Aku mengangguk. Kemudian melanjutkan kegiatanku menghabiskan sarapan.

"Sudah selesai makannya? Kalau sudah biar ibu antar sampai sekolah, ya." Ujar ibu sambil tersenyum hangat.

"Iya, bu." Aku balas tersenyum. Senyuman hangat dari ibu sangat membuatku merasa nyaman.

Setelah selesai sarapan, aku segera mengambil tasku yang sangat gempal dan berat--yang jika kusimpulkan ibu pasti membawakan aku barang yang macam-macam--aku berangkat ke sekolah diantar oleh ibu.

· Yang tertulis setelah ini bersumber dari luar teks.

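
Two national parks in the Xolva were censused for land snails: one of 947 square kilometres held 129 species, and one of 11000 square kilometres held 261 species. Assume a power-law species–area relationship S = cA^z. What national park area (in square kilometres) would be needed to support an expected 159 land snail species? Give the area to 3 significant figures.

z = ln(261/129) / ln(11000/947) = 0.7047 / 2.4524 = 0.2874
c = 129 / 947^0.2874 = 129 / 7.166 = 18
A = (159/18)^(1/0.2874) ⇒ ln A = ln(8.833)/0.2874 = 7.5809
A = e^7.5809 ≈ 1960 square kilometres

1960 square kilometres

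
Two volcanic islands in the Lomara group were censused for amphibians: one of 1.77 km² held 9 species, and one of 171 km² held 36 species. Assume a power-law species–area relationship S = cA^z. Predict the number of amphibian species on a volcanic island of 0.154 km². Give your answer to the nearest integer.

4

z = ln(36/9) / ln(171/1.77) = 1.3863 / 4.5707 = 0.3033
c = 9 / 1.77^0.3033 = 9 / 1.189 = 7.569
S₃ = 7.569 × 0.154^0.3033 = 7.569 × 0.567 ≈ 4.291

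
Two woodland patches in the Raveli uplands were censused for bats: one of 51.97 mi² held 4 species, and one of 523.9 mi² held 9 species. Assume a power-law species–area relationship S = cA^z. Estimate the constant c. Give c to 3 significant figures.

1.00

z = ln(S₂/S₁) / ln(A₂/A₁) = ln(9/4) / ln(523.9/51.97) = 0.8109 / 2.3106 = 0.3510
c = S₁ / A₁^z = 4 / 51.97^0.3510 = 4 / 4.001 = 0.9998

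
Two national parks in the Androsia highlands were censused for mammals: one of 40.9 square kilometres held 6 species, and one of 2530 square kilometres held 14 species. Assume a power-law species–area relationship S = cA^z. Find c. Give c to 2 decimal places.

2.80

z = ln(S₂/S₁) / ln(A₂/A₁) = ln(14/6) / ln(2530/40.9) = 0.8473 / 4.1248 = 0.2054
c = S₁ / A₁^z = 6 / 40.9^0.2054 = 6 / 2.143 = 2.8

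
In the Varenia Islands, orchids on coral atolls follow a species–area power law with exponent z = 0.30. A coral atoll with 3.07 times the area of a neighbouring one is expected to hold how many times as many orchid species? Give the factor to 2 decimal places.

1.40

S₂/S₁ = (A₂/A₁)^z = 3.07^0.3
ln(S₂/S₁) = 0.3 × ln 3.07 = 0.3 × 1.1217 = 0.3365
S₂/S₁ = e^0.3365 ≈ 1.4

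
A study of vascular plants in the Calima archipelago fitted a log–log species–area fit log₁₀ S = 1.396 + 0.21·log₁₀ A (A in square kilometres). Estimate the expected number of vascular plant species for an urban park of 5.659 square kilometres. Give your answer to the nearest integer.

S = 24.89 × 5.659^0.21
ln S = ln 24.89 + 0.21 × ln 5.659 = 3.2144 + 0.21 × 1.7332 = 3.5784
S = e^3.5784 ≈ 35.82

36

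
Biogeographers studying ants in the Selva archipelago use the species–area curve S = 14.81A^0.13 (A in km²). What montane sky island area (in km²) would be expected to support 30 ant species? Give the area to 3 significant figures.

30 = 14.81 × A^0.13  ⇒  A^0.13 = 30/14.81 = 2.026
ln A = ln(2.026) / 0.13 = 0.7059 / 0.13 = 5.4300
A = e^5.4300 ≈ 228.1 km²

228 km²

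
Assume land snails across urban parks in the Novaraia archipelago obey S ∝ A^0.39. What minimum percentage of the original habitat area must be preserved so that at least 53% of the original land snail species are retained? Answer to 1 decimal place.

Need (A_new/A_old)^0.39 = 0.53, so A_new/A_old = 0.53^(1/0.39) = 0.53^2.564
ln(A_new/A_old) = ln 0.53 / 0.39 = -0.6349 / 0.39 = -1.6279
A_new/A_old = e^-1.6279 ≈ 0.1963

19.6%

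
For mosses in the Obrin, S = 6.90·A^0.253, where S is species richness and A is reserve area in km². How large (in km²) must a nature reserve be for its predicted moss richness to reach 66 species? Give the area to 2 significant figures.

7500 km²

66 = 6.9 × A^0.253  ⇒  A^0.253 = 66/6.9 = 9.565
ln A = ln(9.565) / 0.253 = 2.2581 / 0.253 = 8.9254
A = e^8.9254 ≈ 7521 km²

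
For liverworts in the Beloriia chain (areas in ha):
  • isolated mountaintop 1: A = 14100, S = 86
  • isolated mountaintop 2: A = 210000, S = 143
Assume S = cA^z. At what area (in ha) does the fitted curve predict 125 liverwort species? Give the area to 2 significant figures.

100000 ha

z = ln(143/86) / ln(210000/14100) = 0.5085 / 2.7009 = 0.1883
c = 86 / 14100^0.1883 = 86 / 6.042 = 14.23
A = (125/14.23)^(1/0.1883) ⇒ ln A = ln(8.782)/0.1883 = 11.5403
A = e^11.5403 ≈ 102774 ha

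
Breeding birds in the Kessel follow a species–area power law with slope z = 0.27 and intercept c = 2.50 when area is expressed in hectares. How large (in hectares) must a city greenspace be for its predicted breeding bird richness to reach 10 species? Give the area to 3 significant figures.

10 = 2.5 × A^0.27  ⇒  A^0.27 = 10/2.5 = 4
ln A = ln(4) / 0.27 = 1.3863 / 0.27 = 5.1344
A = e^5.1344 ≈ 169.8 hectares

170 hectares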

Sesampainya di sekolah, ibu mengecup pelan keningku. "Hati-hati ya, sayang."

Aku mengangguk dan tersenyum. Kemudian segera menyalim tangan ibu. "Iya, bu. Aku pergi dulu."

Setelah pamit, aku pun melangkahkan kakiku memasuki bus yang akan membawaku menuju area hutan.

Dan tanpa sepengetahuanku, itu adalah keputusan yang akan paling kusesali kelak.

***

"Kena, kena tadi pagi sarapan apa?" Tanya Yura yang duduk di sebelahku.

"Roti bakar! Dengan cokelat meleleh yang sangat lezat." Jawabku dengan semangat.

"Suda kuduga." Gumam Yura sembari membuka tasnya. Dia mengeluarkan sebuah kotak bekal dan menyodorkannya kepadaku. "Hari ini ibuku tidak kerja, jadi beliau menyempatkan diri untuk membuatkan bekal untukku dan Kena."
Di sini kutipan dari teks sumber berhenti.